Ben Oliver

Banner image for Nocturnal Animals

Nocturnal Animals

I left him in the most brutal way possible.
17 November 2016

An art dealer (Amy Adams) receives a book written by her ex-husband of 20 years (Jake Gyllenhaal), dedicated to her and named after her. As she reads it she becomes more and more engulfed in the story.

This is Tom Ford’s second film after the stylish but somewhat vapid A Single Man, and from the first few minutes of Nocturnal Animals it seems like we’re in for a similar ride. Not so. Adams’ character is indeed stuck in the pristine world of the L.A. art scene but Ford spends most of his time telling the story of the book she receives, about a kidnapping in Texas.

It’s harrowing stuff. Gyllenhaal (in her mind her ex-husband is the protagonist) is a father taking his wife (the Amy Adams-a-like Isla Fisher) and kid on holiday across Texas. At night in the car they get run off the road by some thugs (lead by Aaron Taylor-Johnson), who take the woman and child. A local detective (Michael Shannon) gets involved in enacting revenge on the perpetrators.

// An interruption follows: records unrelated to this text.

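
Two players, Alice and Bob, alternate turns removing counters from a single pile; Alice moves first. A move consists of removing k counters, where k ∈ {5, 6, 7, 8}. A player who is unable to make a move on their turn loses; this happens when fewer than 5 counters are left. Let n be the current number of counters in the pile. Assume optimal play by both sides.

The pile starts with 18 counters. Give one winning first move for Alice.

Remove 5, leaving 13.

Use the standard recursion: the mover loses at a terminal position; elsewhere, the mover wins exactly when some move hands the opponent an L position.
n=0: no move → L
n=1: no move → L
n=2: no move → L
n=3: no move → L
n=4: no move → L
n=5: can move to 0, which is L ⇒ W
n=6: can move to 1, which is L ⇒ W
n=7: can move to 2, which is L ⇒ W
n=8: can move to 3, which is L ⇒ W
n=9: can move to 4, which is L ⇒ W
n=10: can move to 4, which is L ⇒ W
n=11: can move to 4, which is L ⇒ W
n=12: can move to 4, which is L ⇒ W
n=13: moves to 8(W), 7(W), 6(W), 5(W); every one is W ⇒ L
n=14: moves to 9(W), 8(W), 7(W), 6(W); every one is W ⇒ L
n=15: moves to 10(W), 9(W), 8(W), 7(W); every one is W ⇒ L
n=16: moves to 11(W), 10(W), 9(W), 8(W); every one is W ⇒ L
n=17: moves to 12(W), 11(W), 10(W), 9(W); every one is W ⇒ L
n=18: can move to 13, which is L ⇒ W
From 18, the L positions reachable in one move are: 13.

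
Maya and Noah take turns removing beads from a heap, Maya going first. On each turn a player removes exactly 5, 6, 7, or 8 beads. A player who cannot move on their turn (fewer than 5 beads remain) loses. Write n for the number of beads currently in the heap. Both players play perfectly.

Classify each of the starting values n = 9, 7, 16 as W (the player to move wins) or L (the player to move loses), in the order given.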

The idea that someone could write a novel so hurtful to the reader that it destroys them is perhaps laughable, yet Nocturnal Animals makes it work. The duel narrative almost acts as a showcase for the power of storytelling - we feel for characters that don’t bear any relation to the main plot or protagonist.

This is a beautiful yet biting revenge thriller from Ford. The unique structure of the story is bolstered by some stellar performances, careful direction and pitch perfect sound design. A gripping tale definitely worthy of your time.